As previous posters here have pointed out though, without actually seeing the dog while these incidents were happening it's not possible to say definitively. Hackles, ear and tail position, weight distribution, etc., all play a role when determining, or more accurately guessing, what the dog is feeling at the time. Point is it worked...the guys left. I'd say the bear alert was much clearer. Until you opened the door, she was being protective for sure, and alerting you to a potential threat. At 20 months, I'd also say that her show of bravado when you both saw the bear likely would have been followed by action on her part, had you allowed that. Not a fear reaction either. Good work on her part is what I'd say!


----------



## KaiserAus (Dec 16, 2016)

tim_s_adams said:


> I see the behavior you described as protective. But, had your dog acted the same exact way at say 6 months, many would suggest it's fear-based.
> 
> As previous posters here have pointed out though, without actually seeing the dog while these incidents were happening it's not possible to say definitively. Hackles, ear and tail position, weight distribution, etc., all play a role when determining, or more accurately guessing, what the dog is feeling at the time. Point is it worked...the guys left. I'd say the bear alert was much clearer. Until you opened the door, she was being protective for sure, and alerting you to a potential threat. At 20 months, I'd also say that her show of bravado when you both saw the bear likely would have been followed by action on her part, had you allowed that. Not a fear reaction either. Good work on her part is what I'd say!


As soon as I saw this post I thought of you and the opposite response you got


----------



## Chip Blasiole (May 3, 2013)

To proof the off leash obedience, you will need to add distractions and go back to decreasing the area of influence and using a long line.


----------



## Nurse Bishop (Nov 20, 2016)

Her off leash obedience is rock solid I would say, on the ranch and outside the fence at the dog park. I think the Sportdog e collar has been a great help. Inga must not, NOT chase livestock she can be shot dead for that in Texas and in most other states. "Critering" and chasing deer is not allowed either, she veers off when given the No command. She knows there will be some consequence for willful disobedience of a command she knows well. Having free roaming chickens is also a great help. Inga is young and still has a puppyish mind sometimes. I put her on a down outside the hen yard, open the gate and they run out one by one past her nose. If she even looks at one I say nope. She is off leash almost all the time out here. The only way I can work her off leash obedience under great distraction is in town and she cannot be off leash there. The only way is if I go to the dog park, AKA The Flea Exchange, and it has two sides. If no one is in one side I can work her off leash in there while people are throwing balls and dogs are trying to fence fight.

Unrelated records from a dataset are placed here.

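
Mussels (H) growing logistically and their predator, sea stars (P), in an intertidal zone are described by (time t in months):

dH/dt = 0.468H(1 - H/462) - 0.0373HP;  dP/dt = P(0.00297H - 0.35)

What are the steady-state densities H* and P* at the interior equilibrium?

From dP/dt = 0 with P > 0: 0.00297H* = 0.35, so H* = 118.
Substitute into dH/dt = 0: 0.468(1 - 118/462) = 0.0373P*.
The bracket is 0.745, giving P* = 0.349/0.0373 = 9.35.

H* ≈ 118, P* ≈ 9.35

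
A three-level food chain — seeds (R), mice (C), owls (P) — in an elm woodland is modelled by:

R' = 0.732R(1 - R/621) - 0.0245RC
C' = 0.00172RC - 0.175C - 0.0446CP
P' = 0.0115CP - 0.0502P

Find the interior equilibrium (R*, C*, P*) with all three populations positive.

R* ≈ 530, C* ≈ 4.37, P* ≈ 16.5

From dP/dt = 0: 0.0115C* = 0.0502, so C* = 4.37.
From dR/dt = 0: 0.732(1 - R*/621) = 0.0245·4.37, giving R* = 621·(1 - 0.146) = 530.
From dC/dt = 0: 0.00172·530 - 0.175 = 0.0446P*, so P* = 0.737/0.0446 = 16.5.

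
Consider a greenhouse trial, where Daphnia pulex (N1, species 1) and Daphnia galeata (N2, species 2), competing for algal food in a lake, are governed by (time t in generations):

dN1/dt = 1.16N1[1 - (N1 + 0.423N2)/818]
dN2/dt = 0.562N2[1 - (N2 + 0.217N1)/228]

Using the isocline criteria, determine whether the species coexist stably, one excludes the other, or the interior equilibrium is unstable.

Compare the nullcline intercepts: K1/α12 = 818/0.423 = 1930 > K2 = 228; K2/α21 = 228/0.217 = 1050 > K1 = 818.
Since both inequalities hold, each species can invade when rare, so the interior equilibrium is stable.

stable coexistence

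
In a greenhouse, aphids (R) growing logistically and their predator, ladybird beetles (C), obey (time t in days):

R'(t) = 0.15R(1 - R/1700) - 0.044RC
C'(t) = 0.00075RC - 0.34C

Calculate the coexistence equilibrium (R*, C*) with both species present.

From dC/dt = 0 with C > 0: 0.00075R* = 0.34, so R* = 453.
Substitute into dR/dt = 0: 0.15(1 - 453/1700) = 0.044C*.
The bracket is 0.733, giving C* = 0.11/0.044 = 2.5.

R* ≈ 453, C* ≈ 2.5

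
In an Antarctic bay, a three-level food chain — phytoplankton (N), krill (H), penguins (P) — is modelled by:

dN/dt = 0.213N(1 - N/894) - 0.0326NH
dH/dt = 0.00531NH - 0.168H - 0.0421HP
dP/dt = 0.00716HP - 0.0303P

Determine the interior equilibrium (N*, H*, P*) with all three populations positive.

From dP/dt = 0: 0.00716H* = 0.0303, so H* = 4.23.
From dN/dt = 0: 0.213(1 - N*/894) = 0.0326·4.23, giving N* = 894·(1 - 0.648) = 315.
From dH/dt = 0: 0.00531·315 - 0.168 = 0.0421P*, so P* = 1.5/0.0421 = 35.7.

N* ≈ 315, H* ≈ 4.23, P* ≈ 35.7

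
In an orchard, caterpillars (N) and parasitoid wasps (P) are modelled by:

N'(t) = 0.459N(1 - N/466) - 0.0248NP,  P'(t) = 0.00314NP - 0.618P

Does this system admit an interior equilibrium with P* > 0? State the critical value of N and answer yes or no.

The predator equation gives dP/dt > 0 only when N > 0.618/0.00314 = 197.
Without the predator, N → K = 466. Since 466 > 197, the predator can invade and persist.

Threshold N = 197; K > 197, so yes, the predator persists.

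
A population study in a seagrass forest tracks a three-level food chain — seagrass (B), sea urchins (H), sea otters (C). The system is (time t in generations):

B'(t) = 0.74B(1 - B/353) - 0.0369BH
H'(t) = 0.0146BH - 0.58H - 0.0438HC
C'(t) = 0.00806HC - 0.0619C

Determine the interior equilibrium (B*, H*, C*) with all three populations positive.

B* ≈ 218, H* ≈ 7.68, C* ≈ 59.4

From dC/dt = 0: 0.00806H* = 0.0619, so H* = 7.68.
From dB/dt = 0: 0.74(1 - B*/353) = 0.0369·7.68, giving B* = 353·(1 - 0.383) = 218.
From dH/dt = 0: 0.0146·218 - 0.58 = 0.0438C*, so C* = 2.6/0.0438 = 59.4.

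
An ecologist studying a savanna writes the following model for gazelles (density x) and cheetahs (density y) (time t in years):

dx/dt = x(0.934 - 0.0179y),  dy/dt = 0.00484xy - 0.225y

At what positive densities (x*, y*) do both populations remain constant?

x* ≈ 46.5, y* ≈ 52.2

Set dy/dt = 0 with y > 0: 0.00484x - 0.225 = 0, so x* = 0.225/0.00484 = 46.5.
Set dx/dt = 0 with x > 0: 0.934 - 0.0179y = 0, so y* = 0.934/0.0179 = 52.2.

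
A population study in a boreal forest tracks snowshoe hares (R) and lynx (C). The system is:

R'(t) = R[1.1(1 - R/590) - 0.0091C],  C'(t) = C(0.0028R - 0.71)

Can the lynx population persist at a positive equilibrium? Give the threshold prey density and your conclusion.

Threshold R = 254; K > 254, so yes, the predator persists.

The predator equation gives dC/dt > 0 only when R > 0.71/0.0028 = 254.
Without the predator, R → K = 590. Since 590 > 254, the predator can invade and persist.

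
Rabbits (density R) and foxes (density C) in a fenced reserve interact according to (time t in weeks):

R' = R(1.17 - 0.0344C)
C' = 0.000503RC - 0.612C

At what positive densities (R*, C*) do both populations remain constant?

R* ≈ 1220, C* ≈ 34

Set dC/dt = 0 with C > 0: 0.000503R - 0.612 = 0, so R* = 0.612/0.000503 = 1220.
Set dR/dt = 0 with R > 0: 1.17 - 0.0344C = 0, so C* = 1.17/0.0344 = 34.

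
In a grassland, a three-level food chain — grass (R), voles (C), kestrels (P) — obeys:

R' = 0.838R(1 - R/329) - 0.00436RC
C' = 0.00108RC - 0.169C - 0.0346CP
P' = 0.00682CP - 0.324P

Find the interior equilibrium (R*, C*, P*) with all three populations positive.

From dP/dt = 0: 0.00682C* = 0.324, so C* = 47.5.
From dR/dt = 0: 0.838(1 - R*/329) = 0.00436·47.5, giving R* = 329·(1 - 0.247) = 248.
From dC/dt = 0: 0.00108·248 - 0.169 = 0.0346P*, so P* = 0.0985/0.0346 = 2.85.

R* ≈ 248, C* ≈ 47.5, P* ≈ 2.85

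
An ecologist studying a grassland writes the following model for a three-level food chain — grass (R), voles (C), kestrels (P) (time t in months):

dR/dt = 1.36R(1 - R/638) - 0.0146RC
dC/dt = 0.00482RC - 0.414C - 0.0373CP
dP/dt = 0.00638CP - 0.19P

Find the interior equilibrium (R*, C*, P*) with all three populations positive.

From dP/dt = 0: 0.00638C* = 0.19, so C* = 29.8.
From dR/dt = 0: 1.36(1 - R*/638) = 0.0146·29.8, giving R* = 638·(1 - 0.32) = 434.
From dC/dt = 0: 0.00482·434 - 0.414 = 0.0373P*, so P* = 1.68/0.0373 = 45.

R* ≈ 434, C* ≈ 29.8, P* ≈ 45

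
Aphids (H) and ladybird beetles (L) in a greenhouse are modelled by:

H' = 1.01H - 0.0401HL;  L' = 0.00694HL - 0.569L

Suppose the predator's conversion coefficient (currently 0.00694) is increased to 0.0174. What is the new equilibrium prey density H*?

H* ≈ 32.7

At the interior fixed point, setting dL/dt = 0 with L > 0 fixes H* = (predator death rate)/(HL coefficient) — independent of the other coefficients.
With the change, H* = 0.569/0.0174 = 32.7; it falls from 82.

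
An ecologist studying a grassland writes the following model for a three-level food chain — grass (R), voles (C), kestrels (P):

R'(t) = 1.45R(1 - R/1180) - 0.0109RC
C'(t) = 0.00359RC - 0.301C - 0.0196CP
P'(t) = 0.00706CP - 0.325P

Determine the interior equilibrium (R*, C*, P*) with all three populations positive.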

I think what Mr. Adams said about checking her body language when she shows aggression is a great idea. But isnt some anxiety normal and even required for a dog to show protective aggression? I have been reading this page in Schutzhund Village I found on here. He calls it being 'worried' and 'stress' . Of course there are dogs that are weak nerved and fearful by nature but they would not make it far in Schutzhund Schutzhund Village


----------



## Chip Blasiole (May 3, 2013)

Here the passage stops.